Tabula Smaragdina Hermetis
Die Weisheit und Aufgabe der Rosenkreuzer
Viel wurde über die Bruderschaft der Rosenkreuzer geschrieben, obwohl die geschichtliche Überlieferung wenig zu berichten weiß. Um uns der Spiritualität der Rosenkreuzer zu nähern, müssen wir uns ihrer Symbolsprache zuwenden. Eine besondere Stellung nimmt das Buch „Geheime Figuren der Rosenkreuzer“ ein, in dem durch einige Jahrhunderte entstandene Symbole der christlichen Spiritualität zusammenfließen. Jedes dieser darin enthaltenen Bilder drückt einen bestimmten Aspekt der menschlichen inneren Entwicklung aus. Das Zentrum der Sammlung bildet der Text der Tabula Smaragdina mit einem dazugehörigen Emblem, die zusammen den eigentlichen Erkenntnisweg der Rosenkreuzer darstellen.
In dem in arabischer Sprache abgefassten Buch „Sirr“ um das 7. Jahrhundert wird der Text zum ersten Mal aufgeführt und weist dessen Ursprung auf Appollonios von Tyana hin der die letzten Jahre seines Lebens mit dem ungefähr gleichaltrigen Johannes dem Evangelisten auf der Insel Pathmos lebte.

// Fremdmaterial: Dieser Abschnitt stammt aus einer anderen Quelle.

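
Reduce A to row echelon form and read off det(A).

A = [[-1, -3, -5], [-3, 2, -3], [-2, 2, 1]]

Forward elimination:
R2 <- R2 - (3)*R1:  [  0  11  12 ]
R3 <- R3 - (2)*R1:  [  0   8  11 ]
R3 <- R3 - (8/11)*R2:  [     0      0  25/11 ]
Upper-triangular form:
[ -1  -3     -5 ]
[  0  11     12 ]
[  0   0  25/11 ]
det(A) = (-1)^0 * (-1) * (11) * (25/11) = -25  (0 row swaps -> sign +1)

det(A) = -25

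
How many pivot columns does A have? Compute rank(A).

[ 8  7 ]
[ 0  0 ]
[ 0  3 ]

rank(A) = 2

Row reduction:
R2 <-> R3   (pivot in column 2 was zero)
[ 8  7 ]
[ 0  3 ]
[ 0  0 ]
Row echelon form:
[ 8  7 ]
[ 0  3 ]
[ 0  0 ]
Nonzero rows / pivot columns: 2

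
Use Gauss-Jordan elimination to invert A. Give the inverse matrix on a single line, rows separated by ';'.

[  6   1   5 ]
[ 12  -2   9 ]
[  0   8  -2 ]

Gauss-Jordan on [A | I]:
R1 <- (1/6)*R1:  [   1  1/6  5/6  |  1/6    0    0 ]
R2 <- R2 - (12)*R1:  [  0  -4  -1  |  -2   1   0 ]
R2 <- (1/-4)*R2:  [    0     1   1/4  |   1/2  -1/4     0 ]
R1 <- R1 - (1/6)*R2:  [     1      0  19/24  |   1/12   1/24      0 ]
R3 <- R3 - (8)*R2:  [  0   0  -4  |  -4   2   1 ]
R3 <- (1/-4)*R3:  [    0     0     1  |     1  -1/2  -1/4 ]
R1 <- R1 - (19/24)*R3:  [      1       0       0  |  -17/24    7/16   19/96 ]
R2 <- R2 - (1/4)*R3:  [    0     1     0  |   1/4  -1/8  1/16 ]
Right block of [I | A^{-1}] is the inverse:
[ -17/24  7/16  19/96 ]
[    1/4  -1/8   1/16 ]
[      1  -1/2   -1/4 ]

inverse = [-17/24 7/16 19/96; 1/4 -1/8 1/16; 1 -1/2 -1/4]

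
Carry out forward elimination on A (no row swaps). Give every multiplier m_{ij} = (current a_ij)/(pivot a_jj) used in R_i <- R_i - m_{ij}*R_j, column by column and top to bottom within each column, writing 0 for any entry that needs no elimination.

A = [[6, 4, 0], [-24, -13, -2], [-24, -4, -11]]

multipliers: -4, -4, 4

Forward elimination:
R2 <- R2 - (-4)*R1:  [  0   3  -2 ]
R3 <- R3 - (-4)*R1:  [   0   12  -11 ]
R3 <- R3 - (4)*R2:  [  0   0  -3 ]
Multipliers (in order of application): m_{21} = -4, m_{31} = -4, m_{32} = 4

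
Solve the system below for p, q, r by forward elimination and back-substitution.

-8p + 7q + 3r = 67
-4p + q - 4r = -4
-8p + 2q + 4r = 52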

Die Reihenfolge der einzelnen Sätze und die darin überlieferten Aussagen lassen jedoch den Eindruck entstehen, dass wir in ihnen nicht den ganzen ursprünglichen Text vor uns haben.
Es ist wahr ohne Lüge, es ist gewiss auf's Allerwahrhaftigste!

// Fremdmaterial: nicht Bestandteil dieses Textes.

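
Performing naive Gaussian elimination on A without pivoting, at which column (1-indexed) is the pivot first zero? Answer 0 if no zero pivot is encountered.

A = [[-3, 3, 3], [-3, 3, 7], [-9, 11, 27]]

first zero-pivot column = 2

Naive forward elimination:
R2 <- R2 - (1)*R1:  [ 0  0  4 ]
R3 <- R3 - (3)*R1:  [  0   2  18 ]
Matrix at this point:
[ -3  3   3 ]
[  0  0   4 ]
[  0  2  18 ]
Pivot entry (2,2) is zero but row 3 has 2 in column 2 -> naive elimination stops; a row interchange (e.g. R2 <-> R3) would be required here.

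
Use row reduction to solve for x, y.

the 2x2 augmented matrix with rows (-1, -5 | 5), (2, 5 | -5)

Forward elimination on [A|b]:
R2 <- R2 - (-2)*R1:  [  0  -5   5 ]
Row echelon form:
[ -1  -5  |  5 ]
[  0  -5  |  5 ]
Back-substitution:
y = (5) / -5 = -1
x = (5 - (-5)*(-1)) / -1 = 0

(0, -1)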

Das Untere ist gleich demjenigen, das Oben ist. Und was Oben ist, ist gleich demjenigen das Unten ist, um das Wunder eines Einzigartigen Dinges zu Stande zu bringen.
So wie alle Dinge von dem Einzigen und durch seinen Plan gemacht sind, so entstammen alle geschaffenen Dinge von diesem Einzigen durch Adoption.
Sein Vater ist die Sonne, seine Mutter der Mond.
Der Wind hat es in seinem Bauch getragen.
Seine Ernährerin ist die Erde.
Es ist der Vater aller Vollendung der ganzen Welt und seine Tugend ist vollkommen.
Wenn es in Erde verwandelt worden ist, ist seine ganze Kraft beisammen.
Trenne die Erde vom Feuer, das Subtile vom Dichten, schrittweise und mit grossem Verstand.
Es steigt von der Erde zum Himmel und wieder zur Erde hinab und empfängt dabei die Kraft des Oberen und des Unteren.
So erhältst du die Herrlichkeit der ganzen Welt. Oben wird von dir aller Unverstand weichen. Das Einzigartige ist von aller Stärke die stärkste Stärke, weil es alle subtilen Sachen besiegt und alle festen durchdringt.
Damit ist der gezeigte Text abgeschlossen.